Il était un enfant jouant dans les herbes hautes près d’un lac tandis que sa mère assoupie reposait sur un drap, sous l’ombre mouvante d’un saule. Il était l’étudiant orgueilleux serrant dans son poing son diplôme de fin d’études, ne craignant rien et défiant la vie à venir. Il était le jeune homme fier et tremblant auprès d’une femme alanguie dans une chambre claire au plafond de laquelle tournoyaient les lumières de la ville. Il marchait sur des pierres chauffées par le soleil entre lesquelles jaillissaient des touffes d’herbe tendre. Il était l’architecte et le visionnaire portant ses yeux sur la plaine immense et désolée et faisant le voeu d’y élever une cité nouvelle. La douce chaleur de la pièce, la lumière glissée à l’intérieur par les interstices des murs le propulsaient loin de là, à une époque où il avait construit, entre les branches d’un chêne immense, une cabane de bois où le jour filtrait entre les planches disjointes et touchait son front. Là, dans le bruissement des feuilles, des enfants tenaient des conciles, murmuraient des voeux et des serments, exaltés par leur ferveur et la foi en leurs jeux.

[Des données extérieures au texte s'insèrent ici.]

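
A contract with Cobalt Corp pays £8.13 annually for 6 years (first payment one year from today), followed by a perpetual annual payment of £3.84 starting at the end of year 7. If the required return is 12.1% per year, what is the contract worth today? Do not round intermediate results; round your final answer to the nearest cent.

£49.32

PV of 6-year annuity: £8.13 × [1 − (1+0.121)^−6] / 0.121 = 33.33129
Perpetuity value at year 6: £3.84 / 0.121 = 31.73554
PV of perpetuity: 31.73554 / (1+0.121)^6 = 15.99235
Total PV = 33.33129 + 15.99235 = 49.32363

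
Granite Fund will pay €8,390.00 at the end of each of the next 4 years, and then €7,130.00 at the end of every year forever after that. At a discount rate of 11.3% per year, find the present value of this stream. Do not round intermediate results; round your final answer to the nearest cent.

PV of 4-year annuity: €8,390.00 × [1 − (1+0.113)^−4] / 0.113 = 25863.66612
Perpetuity value at year 4: €7,130.00 / 0.113 = 63097.34513
PV of perpetuity: 63097.34513 / (1+0.113)^4 = 41117.85295
Total PV = 25863.66612 + 41117.85295 = 66981.51907

€66981.52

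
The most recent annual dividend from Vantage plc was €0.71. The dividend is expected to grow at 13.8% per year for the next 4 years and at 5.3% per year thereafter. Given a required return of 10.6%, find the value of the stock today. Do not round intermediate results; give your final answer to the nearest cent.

€18.86

D_1 = 0.80798
D_2 = 0.91948
D_3 = 1.04637
D_4 = 1.19077
Terminal value at year 4: TV = D_4×(1+g_2)/(r−g_2) = 1.25388/0.053 = 23.65810
P_0 = D_1/(1+r)^1 + D_2/(1+r)^2 + D_3/(1+r)^3 + D_4/(1+r)^4 + TV/(1+r)^4
    = 0.73054 + 0.75168 + 0.77343 + 0.79581 + 15.81100 = 18.86246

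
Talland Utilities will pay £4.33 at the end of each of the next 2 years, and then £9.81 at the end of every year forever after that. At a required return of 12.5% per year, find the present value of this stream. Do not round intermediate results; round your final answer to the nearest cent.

£69.28

PV of 2-year annuity: £4.33 × [1 − (1+0.125)^−2] / 0.125 = 7.27012
Perpetuity value at year 2: £9.81 / 0.125 = 78.48000
PV of perpetuity: 78.48000 / (1+0.125)^2 = 62.00889
Total PV = 7.27012 + 62.00889 = 69.27901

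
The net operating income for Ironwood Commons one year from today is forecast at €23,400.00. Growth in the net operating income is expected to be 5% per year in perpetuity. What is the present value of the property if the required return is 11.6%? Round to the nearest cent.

Growing perpetuity: P = D₁ / (r − g) = €23,400.0000 / (0.116 − 0.05) = €354,545.45

€354545.45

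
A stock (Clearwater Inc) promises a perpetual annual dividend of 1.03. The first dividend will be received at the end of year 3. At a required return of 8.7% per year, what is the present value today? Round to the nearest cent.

Value at end of year 2: C / r = 1.03 / 0.087 = 11.8391
Discount to today: PV = 11.8391 / (1 + 0.087)^2 = 11.8391 / 1.181569 = 10.02

10.02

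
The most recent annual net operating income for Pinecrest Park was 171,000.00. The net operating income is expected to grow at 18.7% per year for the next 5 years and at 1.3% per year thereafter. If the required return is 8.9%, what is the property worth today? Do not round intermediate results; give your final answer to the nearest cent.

4622221.34

D_1 = 202977.00000
D_2 = 240933.69900
D_3 = 285988.30071
D_4 = 339468.11295
D_5 = 402948.65007
Terminal value at year 5: TV = D_5×(1+g_2)/(r−g_2) = 408186.98252/0.076 = 5370881.34892
P_0 = D_1/(1+r)^1 + D_2/(1+r)^2 + D_3/(1+r)^3 + D_4/(1+r)^4 + D_5/(1+r)^5 + TV/(1+r)^5
    = 186388.42975 + 203161.67687 + 221444.36221 + 241372.32135 + 263093.61381 + 3506760.93143 = 4622221.33542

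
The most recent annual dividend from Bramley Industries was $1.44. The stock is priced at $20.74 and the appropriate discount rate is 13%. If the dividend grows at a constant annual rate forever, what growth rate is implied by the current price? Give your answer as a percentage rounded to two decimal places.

5.66%

P = D₀(1+g)/(r−g) ⇒ P(r−g) = D₀(1+g) ⇒ g(P+D₀) = P·r − D₀
g = (P·r − D₀)/(P + D₀) = ($20.74×0.13 − $1.44) / ($20.74 + $1.44) = 0.056637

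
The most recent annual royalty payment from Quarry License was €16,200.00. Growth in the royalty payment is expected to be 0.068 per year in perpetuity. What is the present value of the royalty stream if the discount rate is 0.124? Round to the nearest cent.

€308957.14

D₁ = D₀ × (1 + g) = €16,200.00 × 1.068 = €17,301.6000
Growing perpetuity: P = D₁ / (r − g) = €17,301.6000 / (0.124 − 0.068) = €308,957.14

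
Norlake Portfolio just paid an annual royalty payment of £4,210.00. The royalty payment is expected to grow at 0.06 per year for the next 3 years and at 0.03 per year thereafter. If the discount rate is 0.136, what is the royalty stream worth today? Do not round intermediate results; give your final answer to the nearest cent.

£44249.21

D_1 = 4462.60000
D_2 = 4730.35600
D_3 = 5014.17736
Terminal value at year 3: TV = D_3×(1+g_2)/(r−g_2) = 5164.60268/0.106 = 48722.66680
P_0 = D_1/(1+r)^1 + D_2/(1+r)^2 + D_3/(1+r)^3 + TV/(1+r)^3
    = 3928.34507 + 3665.53325 + 3420.30392 + 33235.02861 = 44249.21085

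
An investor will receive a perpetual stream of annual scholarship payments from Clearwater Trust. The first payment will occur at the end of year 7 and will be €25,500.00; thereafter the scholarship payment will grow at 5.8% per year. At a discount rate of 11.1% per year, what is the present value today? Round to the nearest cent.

€255846.78

Value at end of year 6: C₁ / (r − g) = €25,500.00 / (0.111 − 0.058) = €481,132.0755
Discount to today: PV = €481,132.0755 / (1 + 0.111)^6 = €481,132.0755 / 1.880548 = €255,846.78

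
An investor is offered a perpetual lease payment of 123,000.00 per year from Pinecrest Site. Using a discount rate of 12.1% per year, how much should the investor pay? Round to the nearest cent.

1016528.93

Level perpetuity: PV = C / r = 123,000.00 / 0.121 = 1,016,528.93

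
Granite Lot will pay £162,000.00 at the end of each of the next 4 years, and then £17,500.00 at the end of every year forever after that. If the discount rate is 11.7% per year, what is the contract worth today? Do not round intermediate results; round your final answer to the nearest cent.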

Durant ces jours désormais perdus, il avait rêvé de fonder une ville et, au coeur de celle-ci, d’élever le plus haut des arbres. Il n’était pourtant plus tout à fait certain de la véracité de ses souvenirs. Peut-être avait-il effectivement vécu ces instants, peut-être avaient-ils été vécus par d’autres avant lui : son père, l’architecte, son grand-père, l’aventurier. Leur histoire commune, composée d’une infinité d’instants, l’avait mené jusque-là, de même que la cité, par l’assemblage complexe de ses matériaux, de ses desseins, avait jailli d’une terre plane pour le porter si haut. Quelle somme de mystères, de choix, de hasards, quel équilibre fragile l’avaient élevé au sommet de la tour ?
Il devinait l’espérance palpable qui sourdait dans la ville, la foule des citoyens s’amassant peut-être déjà sur la Grand Place, au pied de la tour. Pour beaucoup, il incarnait le patriarche, le sage parmi les sages, le presque Dieu. Pour d’autres, il savait être l’autocrate, le despote. Mais, fidèles ou détracteurs, tous étaient suspendus à l’attente, les yeux rivés à l’écran d’ordinateur ou au téléviseur. D’autres, la main en visière, scrutaient le dernier étage de la tour comme si devait s’en élever un signe visible, une fumée de conclave.
Il aimait l’idée de ce lieu hors du temps et du grand tourment de l’univers, cette pièce épurée et fidèle où il s’était retrouvé à tant d’heures différentes de sa vie, mais dans laquelle il n’avait jamais été tout à fait le même. Il aimait l’idée de ce lieu hors du temps et du grand tourment de l’univers, cette pièce épurée et fidèle où il s’était retrouvé à tant d’heures différentes de sa vie, mais dans laquelle il n’avait jamais été tout à fait le même. Il aimait la constance des objets qui, une fois créés par l’homme, sont indifférents à sa volonté. Ainsi l’avait-il pensée afin qu’elle guide sa conscience à l’heure de la Délibération, comme une image de ce qu’il avait été, de ce qu’il était devenu.